Revolution Gallery (10 a.m.–6 p.m. Mon.–Fri., 10:30 a.m.–3 p.m. Sat.) has some exceptional crafts as well as excellent work by Jamaican painter Natalie Barnes, among many more.
Island Art & Framing sells a wide variety of local and imported arts and crafts and can frame just about anything.
The National Gallery (10 a.m.–4:30 p.m. Tues.–Thurs., 10 a.m.–4 p.m. Fri., 10 a.m.–3 p.m. Sat., closed Sun. and Mon., US$1.15 adults, US$0.55 students and persons 65 and over) is the go-to place for a concise overview of Jamaican art, from Taino artifacts and colonial art dating to Spanish and English rule, to pieces charting the development of Jamaican intuitive and mainstream expressions.
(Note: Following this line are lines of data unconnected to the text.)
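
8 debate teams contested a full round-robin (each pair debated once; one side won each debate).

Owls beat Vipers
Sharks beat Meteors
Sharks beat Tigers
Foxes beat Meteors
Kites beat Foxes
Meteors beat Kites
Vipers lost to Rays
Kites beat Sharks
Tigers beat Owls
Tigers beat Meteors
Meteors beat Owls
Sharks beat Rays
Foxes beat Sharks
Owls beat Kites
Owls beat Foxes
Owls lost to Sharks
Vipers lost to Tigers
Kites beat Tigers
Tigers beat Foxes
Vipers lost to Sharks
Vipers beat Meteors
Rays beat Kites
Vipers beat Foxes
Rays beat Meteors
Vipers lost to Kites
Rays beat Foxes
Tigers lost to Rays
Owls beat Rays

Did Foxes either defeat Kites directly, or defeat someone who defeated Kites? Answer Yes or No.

Foxes did not beat Kites directly.
Foxes beat Meteors, Sharks. Of those, Meteors beat Kites.

Yes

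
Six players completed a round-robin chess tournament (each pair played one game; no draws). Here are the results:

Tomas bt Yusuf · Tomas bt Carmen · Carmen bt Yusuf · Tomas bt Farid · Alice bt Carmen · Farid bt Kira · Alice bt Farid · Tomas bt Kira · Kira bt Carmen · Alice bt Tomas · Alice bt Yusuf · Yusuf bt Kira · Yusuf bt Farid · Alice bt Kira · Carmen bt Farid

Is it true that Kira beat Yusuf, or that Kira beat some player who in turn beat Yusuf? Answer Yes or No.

Yes

Kira did not beat Yusuf directly.
Kira beat Carmen. Of those, Carmen beat Yusuf.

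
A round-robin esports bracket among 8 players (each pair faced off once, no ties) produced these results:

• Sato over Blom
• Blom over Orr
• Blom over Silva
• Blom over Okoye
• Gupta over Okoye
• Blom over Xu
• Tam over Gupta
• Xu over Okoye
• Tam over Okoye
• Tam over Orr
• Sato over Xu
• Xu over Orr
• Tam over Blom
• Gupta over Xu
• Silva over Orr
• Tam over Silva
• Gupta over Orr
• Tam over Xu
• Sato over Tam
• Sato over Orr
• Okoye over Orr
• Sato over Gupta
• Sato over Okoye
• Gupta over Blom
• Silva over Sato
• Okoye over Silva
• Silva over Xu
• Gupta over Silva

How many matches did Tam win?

Tam's results: beat Silva, Gupta, Blom, Xu, Okoye, Orr; lost to Sato.
That is 6 wins.

6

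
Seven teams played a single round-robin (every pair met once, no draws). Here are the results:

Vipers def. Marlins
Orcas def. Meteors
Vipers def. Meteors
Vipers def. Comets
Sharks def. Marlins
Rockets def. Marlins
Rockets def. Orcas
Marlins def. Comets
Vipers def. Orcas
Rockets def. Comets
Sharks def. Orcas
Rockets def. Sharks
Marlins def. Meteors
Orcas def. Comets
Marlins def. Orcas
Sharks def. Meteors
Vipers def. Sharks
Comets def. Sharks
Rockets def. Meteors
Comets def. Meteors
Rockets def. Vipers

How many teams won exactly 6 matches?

1

Win totals: Comets 2, Marlins 3, Vipers 5, Rockets 6, Sharks 3, Meteors 0, Orcas 2.
Exactly 6: Rockets — 1 team.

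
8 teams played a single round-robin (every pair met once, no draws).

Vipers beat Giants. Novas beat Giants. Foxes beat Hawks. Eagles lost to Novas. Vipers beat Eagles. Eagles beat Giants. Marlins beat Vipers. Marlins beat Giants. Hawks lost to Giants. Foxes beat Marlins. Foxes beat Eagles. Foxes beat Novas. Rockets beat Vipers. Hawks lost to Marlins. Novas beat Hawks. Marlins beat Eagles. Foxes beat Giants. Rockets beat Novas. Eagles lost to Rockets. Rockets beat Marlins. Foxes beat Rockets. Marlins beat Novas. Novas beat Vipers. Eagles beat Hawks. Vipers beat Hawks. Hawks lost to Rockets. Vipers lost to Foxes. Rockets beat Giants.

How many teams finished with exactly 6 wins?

1

Win totals: Rockets 6, Marlins 5, Eagles 2, Foxes 7, Vipers 3, Giants 1, Novas 4, Hawks 0.
Exactly 6: Rockets — 1 team.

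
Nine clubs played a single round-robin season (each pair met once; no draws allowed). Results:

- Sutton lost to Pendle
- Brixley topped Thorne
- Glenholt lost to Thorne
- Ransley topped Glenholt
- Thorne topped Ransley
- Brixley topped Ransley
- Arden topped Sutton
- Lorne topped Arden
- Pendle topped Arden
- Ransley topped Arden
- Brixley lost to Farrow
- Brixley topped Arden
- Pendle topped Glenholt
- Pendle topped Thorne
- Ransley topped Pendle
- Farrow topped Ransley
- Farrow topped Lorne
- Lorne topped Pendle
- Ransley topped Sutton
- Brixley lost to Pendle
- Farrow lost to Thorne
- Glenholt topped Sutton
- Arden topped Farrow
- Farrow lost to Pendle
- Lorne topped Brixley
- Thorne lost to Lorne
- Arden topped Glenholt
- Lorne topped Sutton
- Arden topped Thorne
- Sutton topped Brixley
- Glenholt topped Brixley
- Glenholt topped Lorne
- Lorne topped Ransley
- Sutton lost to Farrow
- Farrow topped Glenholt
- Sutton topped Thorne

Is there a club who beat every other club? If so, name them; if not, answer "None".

Highest win total is Pendle with 6 (out of 8 possible).
Pendle lost to Lorne, Ransley, so no club went undefeated.

None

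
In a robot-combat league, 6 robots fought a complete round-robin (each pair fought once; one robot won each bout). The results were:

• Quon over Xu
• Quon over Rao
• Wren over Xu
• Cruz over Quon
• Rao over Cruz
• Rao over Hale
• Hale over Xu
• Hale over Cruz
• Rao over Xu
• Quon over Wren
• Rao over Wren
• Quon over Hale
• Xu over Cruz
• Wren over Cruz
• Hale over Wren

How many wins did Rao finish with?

Rao's results: beat Cruz, Xu, Hale, Wren; lost to Quon.
That is 4 wins.

4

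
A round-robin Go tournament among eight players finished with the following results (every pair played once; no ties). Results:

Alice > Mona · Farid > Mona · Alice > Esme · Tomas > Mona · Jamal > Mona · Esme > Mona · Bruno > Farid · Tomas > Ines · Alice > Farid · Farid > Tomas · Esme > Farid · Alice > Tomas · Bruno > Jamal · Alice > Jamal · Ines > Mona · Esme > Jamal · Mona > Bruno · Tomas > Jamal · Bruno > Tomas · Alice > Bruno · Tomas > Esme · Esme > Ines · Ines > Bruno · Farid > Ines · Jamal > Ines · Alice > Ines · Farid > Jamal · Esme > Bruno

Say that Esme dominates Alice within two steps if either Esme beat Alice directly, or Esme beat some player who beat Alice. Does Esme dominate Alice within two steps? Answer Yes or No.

Esme did not beat Alice directly.
Esme beat Ines, Mona, Bruno, Farid, Jamal, but each of them lost to Alice. No two-step path.

No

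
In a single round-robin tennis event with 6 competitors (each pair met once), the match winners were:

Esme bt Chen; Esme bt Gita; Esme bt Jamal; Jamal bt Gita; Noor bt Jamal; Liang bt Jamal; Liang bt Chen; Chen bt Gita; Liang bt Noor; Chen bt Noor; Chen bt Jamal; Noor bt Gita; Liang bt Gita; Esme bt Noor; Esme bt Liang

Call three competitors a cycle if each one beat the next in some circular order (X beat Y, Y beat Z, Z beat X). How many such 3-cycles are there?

Win totals: Gita 0, Esme 5, Jamal 1, Liang 4, Noor 2, Chen 3.
A competitor with w wins dominates both others in C(w,2) triples; summing gives 0 + 10 + 0 + 6 + 1 + 3 = 20 transitive triples.
Total triples C(6,3) = 20, so cyclic triples = 20 − 20 = 0.

0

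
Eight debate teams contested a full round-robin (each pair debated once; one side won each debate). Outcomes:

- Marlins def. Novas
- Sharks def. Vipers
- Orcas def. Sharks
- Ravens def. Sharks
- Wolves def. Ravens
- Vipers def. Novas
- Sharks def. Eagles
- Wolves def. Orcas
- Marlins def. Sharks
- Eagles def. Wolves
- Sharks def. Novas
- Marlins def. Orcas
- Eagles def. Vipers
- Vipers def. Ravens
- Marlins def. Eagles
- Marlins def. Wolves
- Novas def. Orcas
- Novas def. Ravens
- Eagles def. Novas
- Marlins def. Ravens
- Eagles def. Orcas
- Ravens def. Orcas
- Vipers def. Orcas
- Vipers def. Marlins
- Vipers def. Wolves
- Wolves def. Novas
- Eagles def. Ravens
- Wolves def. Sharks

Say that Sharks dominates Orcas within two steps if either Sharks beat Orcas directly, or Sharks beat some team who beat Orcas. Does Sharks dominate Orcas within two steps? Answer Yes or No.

Sharks did not beat Orcas directly.
Sharks beat Novas, Vipers, Eagles. Of those, Novas beat Orcas.

Yes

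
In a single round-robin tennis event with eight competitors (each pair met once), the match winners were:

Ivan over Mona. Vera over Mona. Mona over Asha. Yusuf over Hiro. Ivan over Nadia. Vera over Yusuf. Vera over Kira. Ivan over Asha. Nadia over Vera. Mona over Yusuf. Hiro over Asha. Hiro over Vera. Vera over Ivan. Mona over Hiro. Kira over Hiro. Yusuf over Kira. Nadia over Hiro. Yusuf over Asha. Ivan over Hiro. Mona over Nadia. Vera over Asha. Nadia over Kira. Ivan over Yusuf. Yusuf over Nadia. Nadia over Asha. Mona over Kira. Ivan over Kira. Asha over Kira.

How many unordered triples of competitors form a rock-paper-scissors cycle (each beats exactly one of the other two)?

Win totals: Ivan 6, Vera 5, Asha 1, Mona 5, Nadia 4, Hiro 2, Kira 1, Yusuf 4.
A competitor with w wins dominates both others in C(w,2) triples; summing gives 15 + 10 + 0 + 10 + 6 + 1 + 0 + 6 = 48 transitive triples.
Total triples C(8,3) = 56, so cyclic triples = 56 − 48 = 8.

8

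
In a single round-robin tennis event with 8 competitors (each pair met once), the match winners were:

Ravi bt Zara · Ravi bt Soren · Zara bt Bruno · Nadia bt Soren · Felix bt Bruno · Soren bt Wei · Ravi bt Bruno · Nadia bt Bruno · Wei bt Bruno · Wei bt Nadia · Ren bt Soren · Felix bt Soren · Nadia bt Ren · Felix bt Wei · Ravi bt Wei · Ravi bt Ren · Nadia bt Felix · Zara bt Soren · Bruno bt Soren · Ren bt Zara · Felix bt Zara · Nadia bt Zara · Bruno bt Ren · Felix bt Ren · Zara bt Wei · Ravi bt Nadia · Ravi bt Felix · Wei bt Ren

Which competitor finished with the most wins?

Ravi

Win totals: Felix 5, Bruno 2, Ren 2, Wei 3, Nadia 5, Soren 1, Zara 3, Ravi 7.
Ravi leads with 7 wins (next highest: 5).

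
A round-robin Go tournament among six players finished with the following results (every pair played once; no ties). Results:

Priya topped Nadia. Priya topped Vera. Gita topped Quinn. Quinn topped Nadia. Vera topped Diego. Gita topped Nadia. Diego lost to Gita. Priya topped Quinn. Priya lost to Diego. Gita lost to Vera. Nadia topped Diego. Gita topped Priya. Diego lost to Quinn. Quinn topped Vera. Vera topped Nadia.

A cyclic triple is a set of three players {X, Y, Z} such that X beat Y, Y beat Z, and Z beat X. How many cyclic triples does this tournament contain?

Win totals: Quinn 3, Diego 1, Priya 3, Vera 3, Nadia 1, Gita 4.
A player with w wins dominates both others in C(w,2) triples; summing gives 3 + 0 + 3 + 3 + 0 + 6 = 15 transitive triples.
Total triples C(6,3) = 20, so cyclic triples = 20 − 15 = 5.

5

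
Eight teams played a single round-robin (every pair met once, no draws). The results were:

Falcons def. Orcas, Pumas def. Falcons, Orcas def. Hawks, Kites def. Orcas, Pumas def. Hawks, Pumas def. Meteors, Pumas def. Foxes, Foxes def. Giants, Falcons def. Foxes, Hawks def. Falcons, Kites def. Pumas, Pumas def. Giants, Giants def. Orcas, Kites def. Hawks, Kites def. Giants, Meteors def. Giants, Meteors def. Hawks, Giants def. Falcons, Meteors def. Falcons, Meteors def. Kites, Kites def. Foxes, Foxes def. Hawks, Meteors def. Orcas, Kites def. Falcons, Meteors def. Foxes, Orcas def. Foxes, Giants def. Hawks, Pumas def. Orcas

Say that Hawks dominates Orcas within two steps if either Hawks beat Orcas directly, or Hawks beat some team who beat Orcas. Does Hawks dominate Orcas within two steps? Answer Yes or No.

Yes

Hawks did not beat Orcas directly.
Hawks beat Falcons. Of those, Falcons beat Orcas.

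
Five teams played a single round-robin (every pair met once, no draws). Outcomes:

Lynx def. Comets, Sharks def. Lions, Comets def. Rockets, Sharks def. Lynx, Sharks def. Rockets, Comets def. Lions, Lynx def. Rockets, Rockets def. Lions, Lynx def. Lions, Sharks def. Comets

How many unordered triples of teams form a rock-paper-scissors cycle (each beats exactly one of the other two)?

Win totals: Lions 0, Lynx 3, Sharks 4, Rockets 1, Comets 2.
A team with w wins dominates both others in C(w,2) triples; summing gives 0 + 3 + 6 + 0 + 1 = 10 transitive triples.
Total triples C(5,3) = 10, so cyclic triples = 10 − 10 = 0.

0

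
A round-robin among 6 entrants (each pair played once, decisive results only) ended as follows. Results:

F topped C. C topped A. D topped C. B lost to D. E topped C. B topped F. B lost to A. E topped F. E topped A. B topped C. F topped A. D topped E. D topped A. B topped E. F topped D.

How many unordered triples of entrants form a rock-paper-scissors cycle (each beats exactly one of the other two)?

Of the C(6,3) = 20 triples, the cyclic ones are: {A, B, C}; {A, B, E}; {A, B, F}; {B, D, F}; {D, E, F}.
That is 5.

5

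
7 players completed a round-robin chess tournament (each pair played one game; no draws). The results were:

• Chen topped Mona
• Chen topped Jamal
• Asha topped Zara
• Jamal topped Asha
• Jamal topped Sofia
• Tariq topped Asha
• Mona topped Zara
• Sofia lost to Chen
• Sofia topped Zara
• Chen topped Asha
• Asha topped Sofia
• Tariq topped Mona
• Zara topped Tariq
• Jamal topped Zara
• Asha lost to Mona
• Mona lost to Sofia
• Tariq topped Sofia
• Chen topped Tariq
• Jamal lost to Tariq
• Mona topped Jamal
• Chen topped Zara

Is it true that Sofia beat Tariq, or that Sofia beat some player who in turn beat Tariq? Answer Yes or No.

Sofia did not beat Tariq directly.
Sofia beat Zara, Mona. Of those, Zara beat Tariq.

Yes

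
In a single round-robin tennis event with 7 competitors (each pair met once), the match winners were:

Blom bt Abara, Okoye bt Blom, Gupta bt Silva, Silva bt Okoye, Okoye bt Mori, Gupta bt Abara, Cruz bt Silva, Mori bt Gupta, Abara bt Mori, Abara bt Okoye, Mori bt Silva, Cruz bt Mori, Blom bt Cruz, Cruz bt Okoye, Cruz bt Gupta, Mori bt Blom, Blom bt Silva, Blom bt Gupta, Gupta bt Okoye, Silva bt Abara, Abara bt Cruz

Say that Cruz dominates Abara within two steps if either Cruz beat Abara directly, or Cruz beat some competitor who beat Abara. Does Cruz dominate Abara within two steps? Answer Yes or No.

Yes

Cruz did not beat Abara directly.
Cruz beat Mori, Silva, Okoye, Gupta. Of those, Silva beat Abara.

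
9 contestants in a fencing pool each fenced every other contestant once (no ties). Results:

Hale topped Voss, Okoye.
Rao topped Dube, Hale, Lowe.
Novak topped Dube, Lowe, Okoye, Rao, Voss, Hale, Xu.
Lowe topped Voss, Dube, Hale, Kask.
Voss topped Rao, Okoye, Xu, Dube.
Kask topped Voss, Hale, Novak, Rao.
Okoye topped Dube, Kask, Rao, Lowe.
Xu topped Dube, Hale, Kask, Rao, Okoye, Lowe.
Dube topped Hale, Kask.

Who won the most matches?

Win totals: Okoye 4, Voss 4, Xu 6, Kask 4, Novak 7, Lowe 4, Dube 2, Rao 3, Hale 2.
Novak leads with 7 wins (next highest: 6).

Novak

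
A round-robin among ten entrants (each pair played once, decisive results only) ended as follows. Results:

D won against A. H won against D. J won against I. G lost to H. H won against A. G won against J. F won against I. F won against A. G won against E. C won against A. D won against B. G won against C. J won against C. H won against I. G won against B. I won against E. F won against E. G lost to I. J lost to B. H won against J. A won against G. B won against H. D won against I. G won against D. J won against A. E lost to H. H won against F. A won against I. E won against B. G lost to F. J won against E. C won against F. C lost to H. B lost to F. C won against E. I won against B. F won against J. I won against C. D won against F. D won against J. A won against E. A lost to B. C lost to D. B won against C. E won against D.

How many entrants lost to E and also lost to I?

1

E beat: B, D.
I beat: B, C, E, G.
Both beat: B — 1.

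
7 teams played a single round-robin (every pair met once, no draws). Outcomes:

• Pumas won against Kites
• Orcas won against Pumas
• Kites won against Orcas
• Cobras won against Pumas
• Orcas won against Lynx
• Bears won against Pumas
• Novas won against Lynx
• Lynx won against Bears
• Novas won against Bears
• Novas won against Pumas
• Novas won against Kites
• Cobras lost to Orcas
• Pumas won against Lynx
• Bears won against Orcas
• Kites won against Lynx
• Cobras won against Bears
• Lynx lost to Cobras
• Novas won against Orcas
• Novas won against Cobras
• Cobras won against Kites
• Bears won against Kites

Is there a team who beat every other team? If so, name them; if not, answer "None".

Novas has 6 wins out of 6 opponents — a perfect record.

Novas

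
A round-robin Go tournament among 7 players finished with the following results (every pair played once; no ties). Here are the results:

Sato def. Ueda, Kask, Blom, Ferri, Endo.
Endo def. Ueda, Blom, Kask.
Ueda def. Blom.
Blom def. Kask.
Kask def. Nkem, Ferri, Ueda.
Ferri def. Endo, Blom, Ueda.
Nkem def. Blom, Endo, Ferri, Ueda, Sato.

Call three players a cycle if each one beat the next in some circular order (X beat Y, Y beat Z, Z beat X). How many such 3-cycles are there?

6

Win totals: Endo 3, Kask 3, Nkem 5, Ferri 3, Blom 1, Ueda 1, Sato 5.
A player with w wins dominates both others in C(w,2) triples; summing gives 3 + 3 + 10 + 3 + 0 + 0 + 10 = 29 transitive triples.
Total triples C(7,3) = 35, so cyclic triples = 35 − 29 = 6.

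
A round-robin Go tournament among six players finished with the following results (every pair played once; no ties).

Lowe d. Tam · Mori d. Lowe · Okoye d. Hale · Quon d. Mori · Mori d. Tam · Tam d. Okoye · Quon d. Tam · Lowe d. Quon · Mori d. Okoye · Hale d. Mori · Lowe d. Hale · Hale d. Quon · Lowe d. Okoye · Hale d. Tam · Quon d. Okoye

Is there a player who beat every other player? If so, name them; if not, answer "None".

None

Highest win total is Lowe with 4 (out of 5 possible).
Lowe lost to Mori, so no player went undefeated.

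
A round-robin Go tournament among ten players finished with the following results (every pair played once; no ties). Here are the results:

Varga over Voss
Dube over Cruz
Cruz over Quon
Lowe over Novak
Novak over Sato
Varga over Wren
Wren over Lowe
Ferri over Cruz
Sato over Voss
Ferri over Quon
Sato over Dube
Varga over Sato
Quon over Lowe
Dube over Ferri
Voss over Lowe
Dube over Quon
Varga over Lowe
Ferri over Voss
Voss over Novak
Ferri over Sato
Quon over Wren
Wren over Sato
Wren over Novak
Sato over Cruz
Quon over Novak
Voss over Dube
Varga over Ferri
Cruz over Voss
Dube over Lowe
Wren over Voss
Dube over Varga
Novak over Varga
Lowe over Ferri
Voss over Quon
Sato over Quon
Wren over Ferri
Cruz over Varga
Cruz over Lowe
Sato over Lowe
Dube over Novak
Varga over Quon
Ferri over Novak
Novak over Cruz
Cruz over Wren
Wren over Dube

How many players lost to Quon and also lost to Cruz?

2

Quon beat: Novak, Wren, Lowe.
Cruz beat: Quon, Wren, Varga, Lowe, Voss.
Both beat: Wren, Lowe — 2.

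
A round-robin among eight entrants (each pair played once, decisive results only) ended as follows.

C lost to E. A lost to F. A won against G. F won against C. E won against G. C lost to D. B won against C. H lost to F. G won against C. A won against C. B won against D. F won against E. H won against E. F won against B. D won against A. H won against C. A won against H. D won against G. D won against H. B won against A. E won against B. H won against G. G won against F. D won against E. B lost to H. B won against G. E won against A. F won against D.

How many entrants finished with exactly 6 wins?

1

Win totals: A 3, B 4, C 0, D 5, E 4, F 6, G 2, H 4.
Exactly 6: F — 1 entrant.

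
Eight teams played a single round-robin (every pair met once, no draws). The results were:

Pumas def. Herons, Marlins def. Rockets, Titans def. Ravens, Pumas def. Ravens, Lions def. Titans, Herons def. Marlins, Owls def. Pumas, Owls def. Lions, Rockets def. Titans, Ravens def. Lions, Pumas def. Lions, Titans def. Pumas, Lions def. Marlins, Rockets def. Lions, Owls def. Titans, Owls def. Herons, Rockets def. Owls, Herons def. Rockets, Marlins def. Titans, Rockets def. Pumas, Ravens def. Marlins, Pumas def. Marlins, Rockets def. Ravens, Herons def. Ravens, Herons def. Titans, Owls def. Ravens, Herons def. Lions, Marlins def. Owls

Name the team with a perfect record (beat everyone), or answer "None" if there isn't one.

Highest win total is Rockets with 5 (out of 7 possible).
Rockets lost to Marlins, Herons, so no team went undefeated.

None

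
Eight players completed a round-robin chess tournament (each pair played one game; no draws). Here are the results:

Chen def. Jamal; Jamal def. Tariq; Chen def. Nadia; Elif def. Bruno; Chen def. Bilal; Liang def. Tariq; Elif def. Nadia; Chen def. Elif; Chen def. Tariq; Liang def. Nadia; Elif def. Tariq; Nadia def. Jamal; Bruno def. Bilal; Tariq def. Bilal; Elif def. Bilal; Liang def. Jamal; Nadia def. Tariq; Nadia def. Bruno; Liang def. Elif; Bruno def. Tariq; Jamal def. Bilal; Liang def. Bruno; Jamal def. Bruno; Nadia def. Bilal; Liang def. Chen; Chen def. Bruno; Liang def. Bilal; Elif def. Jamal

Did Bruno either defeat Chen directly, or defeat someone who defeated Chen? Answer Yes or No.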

The works at the National Gallery reflect Jamaica's landscapes and its people, and their history, religion, spirituality, and folklore.
Sanaa Studios (10 a.m.–5 p.m. Mon.–Fri., 10 a.m.–2 p.m. Sat.) offers classes in ceramics, drawing, painting, art photography, and jewelry making. A small gallery has a steady flow of exhibits by students and others. Drop-in rates are US$20–35 for three-hour sessions.
Grosvenor Gallery has contemporary art exhibits and occasional crafts fairs that brings artists and craftspeople from around Jamaica. Call for upcoming events.
The Art Centre (9 a.m.–5 p.m. Mon.–Fri., 10 a.m.–4 p.m. Sat., free admission) is housed in a uniquely designed apartment building commissioned by A. D. Scott in the 1960s. Inside, colorful murals adorn the walls and art is displayed on the upper two levels as part of the building's permanent collection. The gallery uses the ground floor space for its transitory exhibits. Rosemarie Thwaites is the gallery director. Paintings start around US$100. On the same compound there is an art supply and framing shop.